= William McLellan (American electrical engineer) =

American engineer

William Howard McLellan (December 1, 1924 – September 30, 2011) was an American electrical engineer who in 1960 won an engineering challenge set by physicist Richard Feynman to build a miniature electric motor.

== Personal life and education ==
McLellan was born in Casper, Wyoming, grew up in Orland, California, and served in the Canadian Army in the Second World War. He enlisted in May 1941, aged 16. Serving as a radio operator in the 12th Armoured Regiment (Three Rivers Regiment), RCAC, he met his wife Patricia Price in England during the war, and the couple married in 1945. In 1946 they settled in Pasadena, California, where McLellan attended the California Institute of Technology (Caltech).

== Electric motor invention and career ==
In December 1959, Feynman offered two challenges relating to nanotechnology at the annual meeting of the American Physical Society, held that year at Caltech, offering a $1,000 prize to the first person to solve each of them. The first one required someone to build a working electric motor that would fit inside a cube ^{1}/_{64} inch (0.40 mm) on each side. McLellan, at that time living nearby, achieved this feat in November 1960 and won the prize. His 250-microgram, 2,000-rpm motor consisted of 13 separate parts.
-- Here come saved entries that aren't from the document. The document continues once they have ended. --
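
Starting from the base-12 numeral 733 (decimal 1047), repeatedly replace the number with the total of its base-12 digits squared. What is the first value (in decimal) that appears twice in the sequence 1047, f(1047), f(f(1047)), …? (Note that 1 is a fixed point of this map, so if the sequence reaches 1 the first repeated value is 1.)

1047 = (7,3,3)_12 → 67
67 = (5,7)_12 → 74
74 = (6,2)_12 → 40
40 = (3,4)_12 → 25
25 = (2,1)_12 → 5
5 = (5)_12 → 25  — 25 already appeared earlier.

25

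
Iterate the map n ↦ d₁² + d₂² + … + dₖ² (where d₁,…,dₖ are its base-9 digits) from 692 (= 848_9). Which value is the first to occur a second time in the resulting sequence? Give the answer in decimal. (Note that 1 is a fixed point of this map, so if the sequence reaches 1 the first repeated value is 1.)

50

692 = (8,4,8)_9 → 8² + 4² + 8² = 144
144 = (1,7,0)_9 → 1² + 7² + 0² = 50
50 = (5,5)_9 → 5² + 5² = 50  — 50 already appeared earlier.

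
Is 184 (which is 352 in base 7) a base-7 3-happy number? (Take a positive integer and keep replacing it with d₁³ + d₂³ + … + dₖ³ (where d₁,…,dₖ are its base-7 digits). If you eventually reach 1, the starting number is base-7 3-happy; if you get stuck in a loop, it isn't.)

not base-7 3-happy

184 = (3,5,2)_7 → 3³ + 5³ + 2³ = 160
160 = (3,1,6)_7 → 3³ + 1³ + 6³ = 244
244 = (4,6,6)_7 → 4³ + 6³ + 6³ = 496
496 = (1,3,0,6)_7 → 1³ + 3³ + 0³ + 6³ = 244  — 244 already seen; the sequence cycles without reaching 1.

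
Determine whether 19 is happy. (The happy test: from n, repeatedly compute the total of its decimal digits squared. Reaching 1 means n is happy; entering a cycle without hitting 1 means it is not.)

happy

19 → 1² + 9² = 1 + 81 = 82
82 → 8² + 2² = 64 + 4 = 68
68 → 6² + 8² = 36 + 64 = 100
100 → 1² + 0² + 0² = 1 + 0 + 0 = 1  — reached 1.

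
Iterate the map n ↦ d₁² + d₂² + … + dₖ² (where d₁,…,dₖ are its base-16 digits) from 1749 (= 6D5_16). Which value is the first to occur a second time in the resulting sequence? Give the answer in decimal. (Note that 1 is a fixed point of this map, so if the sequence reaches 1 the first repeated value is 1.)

1749 = (6,13,5)_16 → 230
230 = (14,6)_16 → 232
232 = (14,8)_16 → 260
260 = (1,0,4)_16 → 17
17 = (1,1)_16 → 2
2 = (2)_16 → 4
4 = (4)_16 → 16
16 = (1,0)_16 → 1  — reached the fixed point 1.
1 → 1, so 1 is the first repeated value.

1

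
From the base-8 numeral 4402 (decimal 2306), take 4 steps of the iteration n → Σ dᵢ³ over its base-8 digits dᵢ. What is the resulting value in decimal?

8

2306 = (4,4,0,2)_8 → 4³ + 4³ + 0³ + 2³ = 64 + 64 + 0 + 8 = 136
136 = (2,1,0)_8 → 2³ + 1³ + 0³ = 8 + 1 + 0 = 9
9 = (1,1)_8 → 1³ + 1³ = 1 + 1 = 2
2 = (2)_8 → 2³ = 8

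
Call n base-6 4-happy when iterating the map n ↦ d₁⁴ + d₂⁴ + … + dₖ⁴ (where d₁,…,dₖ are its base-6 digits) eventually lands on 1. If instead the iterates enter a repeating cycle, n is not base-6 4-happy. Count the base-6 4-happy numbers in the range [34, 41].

1

34: 34 → 881 → 897 → 962 → 544 → 353 → 963 → 609 → 978 → 338 → 114 → 82 → 273 → 164 → 353  — not base-6 4-happy
35: 35 → 1250 → 1153 → 642 → 1266 → 1251 → 1218 → 1331 → 1251  — not base-6 4-happy
36: 36 → 1  — base-6 4-happy
37: 37 → 2 → 16 → 272 → 99 → 353 → 963 → 609 → 978 → 338 → 114 → 82 → 273 → 164 → 353  — not base-6 4-happy
38: 38 → 17 → 641 → 1522 → 259 → 4 → 256 → 258 → 3 → 81 → 98 → 288 → 17  — not base-6 4-happy
39: 39 → 82 → 273 → 164 → 353 → 963 → 609 → 978 → 338 → 114 → 82  — not base-6 4-happy
40: 40 → 257 → 627 → 738 → 178 → 1137 → 788 → 803 → 963 → 609 → 978 → 338 → 114 → 82 → 273 → 164 → 353 → 963  — not base-6 4-happy
41: 41 → 626 → 673 → 338 → 114 → 82 → 273 → 164 → 353 → 963 → 609 → 978 → 338  — not base-6 4-happy
base-6 4-happy: 36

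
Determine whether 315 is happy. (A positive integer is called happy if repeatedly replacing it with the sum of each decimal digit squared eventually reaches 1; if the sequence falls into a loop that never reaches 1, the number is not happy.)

not happy

315 → 3² + 1² + 5² = 35
35 → 3² + 5² = 34
34 → 3² + 4² = 25
25 → 2² + 5² = 29
29 → 2² + 9² = 85
85 → 8² + 5² = 89
89 → 8² + 9² = 145
145 → 1² + 4² + 5² = 42
42 → 4² + 2² = 20
20 → 2² + 0² = 4
4 → 4² = 16
16 → 1² + 6² = 37
37 → 3² + 7² = 58
58 → 5² + 8² = 89  — 89 already seen; the sequence cycles without reaching 1.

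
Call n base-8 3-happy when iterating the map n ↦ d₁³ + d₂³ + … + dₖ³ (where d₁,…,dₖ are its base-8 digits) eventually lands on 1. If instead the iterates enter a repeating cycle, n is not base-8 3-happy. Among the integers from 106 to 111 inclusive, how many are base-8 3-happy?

106: 106 → 134 → 224 → 91 → 55 → 559 → 469 → 476 → 434 → 440 → 559  — not base-8 3-happy
107: 107 → 153 → 36 → 128 → 8 → 1  — base-8 3-happy
108: 108 → 190 → 567 → 560 → 217 → 55 → 559 → 469 → 476 → 434 → 440 → 559  — not base-8 3-happy
109: 109 → 251 → 397 → 342 → 349 → 277 → 197 → 152 → 35 → 91 → 55 → 559 → 469 → 476 → 434 → 440 → 559  — not base-8 3-happy
110: 110 → 342 → 349 → 277 → 197 → 152 → 35 → 91 → 55 → 559 → 469 → 476 → 434 → 440 → 559  — not base-8 3-happy
111: 111 → 469 → 476 → 434 → 440 → 559 → 469  — not base-8 3-happy
base-8 3-happy: 107

1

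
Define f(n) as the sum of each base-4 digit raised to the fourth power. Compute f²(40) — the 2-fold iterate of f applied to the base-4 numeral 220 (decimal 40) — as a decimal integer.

16

40 = (2,2,0)_4 → 2⁴ + 2⁴ + 0⁴ = 32
32 = (2,0,0)_4 → 2⁴ + 0⁴ + 0⁴ = 16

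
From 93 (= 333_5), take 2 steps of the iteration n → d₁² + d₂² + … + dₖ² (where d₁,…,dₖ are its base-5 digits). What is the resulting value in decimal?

5

93 = (3,3,3)_5 → 27
27 = (1,0,2)_5 → 5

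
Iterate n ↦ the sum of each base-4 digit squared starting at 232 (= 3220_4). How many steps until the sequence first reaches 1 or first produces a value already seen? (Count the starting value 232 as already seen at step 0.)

232 = (3,2,2,0)_4 → 17
17 = (1,0,1)_4 → 2
2 = (2)_4 → 4
4 = (1,0)_4 → 1  — reached 1.
That took 4 steps.

4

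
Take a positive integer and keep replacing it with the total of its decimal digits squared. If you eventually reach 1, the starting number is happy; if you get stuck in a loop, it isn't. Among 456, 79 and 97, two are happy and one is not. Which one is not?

456: 456 → 77 → 98 → 145 → 42 → 20 → 4 → 16 → 37 → 58 → 89 → 145  — repeats 145 (not happy)
79: 79 → 130 → 10 → 1  — reaches 1 (happy)
97: 97 → 130 → 10 → 1  — reaches 1 (happy)

456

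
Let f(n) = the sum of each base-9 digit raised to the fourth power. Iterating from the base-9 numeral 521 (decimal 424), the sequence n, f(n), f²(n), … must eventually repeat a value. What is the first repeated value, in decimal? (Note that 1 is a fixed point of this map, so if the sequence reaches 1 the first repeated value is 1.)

4098

424 = (5,2,1)_9 → 5⁴ + 2⁴ + 1⁴ = 642
642 = (7,8,3)_9 → 7⁴ + 8⁴ + 3⁴ = 6578
6578 = (1,0,0,1,8)_9 → 1⁴ + 0⁴ + 0⁴ + 1⁴ + 8⁴ = 4098
4098 = (5,5,5,3)_9 → 5⁴ + 5⁴ + 5⁴ + 3⁴ = 1956
1956 = (2,6,1,3)_9 → 2⁴ + 6⁴ + 1⁴ + 3⁴ = 1394
1394 = (1,8,1,8)_9 → 1⁴ + 8⁴ + 1⁴ + 8⁴ = 8194
8194 = (1,2,2,1,4)_9 → 1⁴ + 2⁴ + 2⁴ + 1⁴ + 4⁴ = 290
290 = (3,5,2)_9 → 3⁴ + 5⁴ + 2⁴ = 722
722 = (8,8,2)_9 → 8⁴ + 8⁴ + 2⁴ = 8208
8208 = (1,2,2,3,0)_9 → 1⁴ + 2⁴ + 2⁴ + 3⁴ + 0⁴ = 114
114 = (1,3,6)_9 → 1⁴ + 3⁴ + 6⁴ = 1378
1378 = (1,8,0,1)_9 → 1⁴ + 8⁴ + 0⁴ + 1⁴ = 4098  — 4098 already appeared earlier.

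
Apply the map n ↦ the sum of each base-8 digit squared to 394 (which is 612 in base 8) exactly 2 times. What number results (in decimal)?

26

394 = (6,1,2)_8 → 6² + 1² + 2² = 41
41 = (5,1)_8 → 5² + 1² = 26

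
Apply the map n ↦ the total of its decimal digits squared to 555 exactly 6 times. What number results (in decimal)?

58

555 → 5² + 5² + 5² = 75
75 → 7² + 5² = 74
74 → 7² + 4² = 65
65 → 6² + 5² = 61
61 → 6² + 1² = 37
37 → 3² + 7² = 58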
While a senior engineer at Electro-Optical Systems in Pasadena, McLellan built the motor over two and a half months during his lunch breaks. He used sharpened toothpicks, a watchmaker's lathe and a micro-drill press to construct the motor, which operated on the synchronous principle.

The second challenge was for anyone who could find a way to inscribe a book page at 1/25,000 of its original linear dimensions (a scale at which the entire contents of the Encyclopædia Britannica could fit on the head of a pin). The prize for the second challenge was claimed only much later, by Tom Newman in 1985.

McLellan appeared on the television program I've Got a Secret in 1961 following his achievement, and spent much of his career as an engineer in Caltech's astronomy department, remaining a consultant there for the rest of his life. At Palomar Observatory, he developed a procedure for balancing the 200-inch Hale Telescope, using a chain, a balance cart and an electrical displacement indicator to determine counterweight adjustments. He also built an electrically operated 1/40-scale model of the telescope. He died in 2011 in Pasadena.

McLellan's estate donated the original micromotor, a demonstration copy and related archival material to the Pasadena Museum of History. Copies are also held by Caltech, the Smithsonian Institution and London's Science Museum.